Well-known cybersecurity regulations include:
Cyber regulations impose and/or suggest frameworks that align with most businesses’ cybersecurity goals and workflows. They’re not just obligatory requirements for achieving compliance but rather useful methodologies that strengthen cybersecurity programs.
Below are some of the most frequently-adopted risk management and cybersecurity frameworks:
- COBIT which helps organizations develop an Enterprise Risk Management (ERM) strategy
- Essential Eight (the cybersecurity framework for Australian businesses)
The Importance of Combining a Cybersecurity Strategy and IT Risk Management
According to IBM, the global average cost of a data breach in 2022 has hit $4.35 million, which is a 2.6% increase from 2021 and a 12.7% increase from 2020.

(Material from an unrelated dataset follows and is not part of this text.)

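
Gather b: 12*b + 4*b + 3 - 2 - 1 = 16*b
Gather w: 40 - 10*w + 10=50 - 10*w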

An effective combination of IT risk management and cybersecurity risk management can reduce the impact of data breaches, which translates to a significant reduction in IT-related and overall business costs.
Cyber risks are not just an IT and security concern. All employees must also follow proper IT risk management processes thoroughly, to understand how to prepare, prevent, and avoid security incidents in today’s constantly evolving risk landscape.
Besides cost savings, cybersecurity and IT risk management help achieve broader business objectives, through the following outcomes:
- Increases cyber attack resilience to prevent costly data breaches;
- Improves regulatory compliance to reduce legal liability;
- Lowers cyber insurance premiums to reduce overall business spend.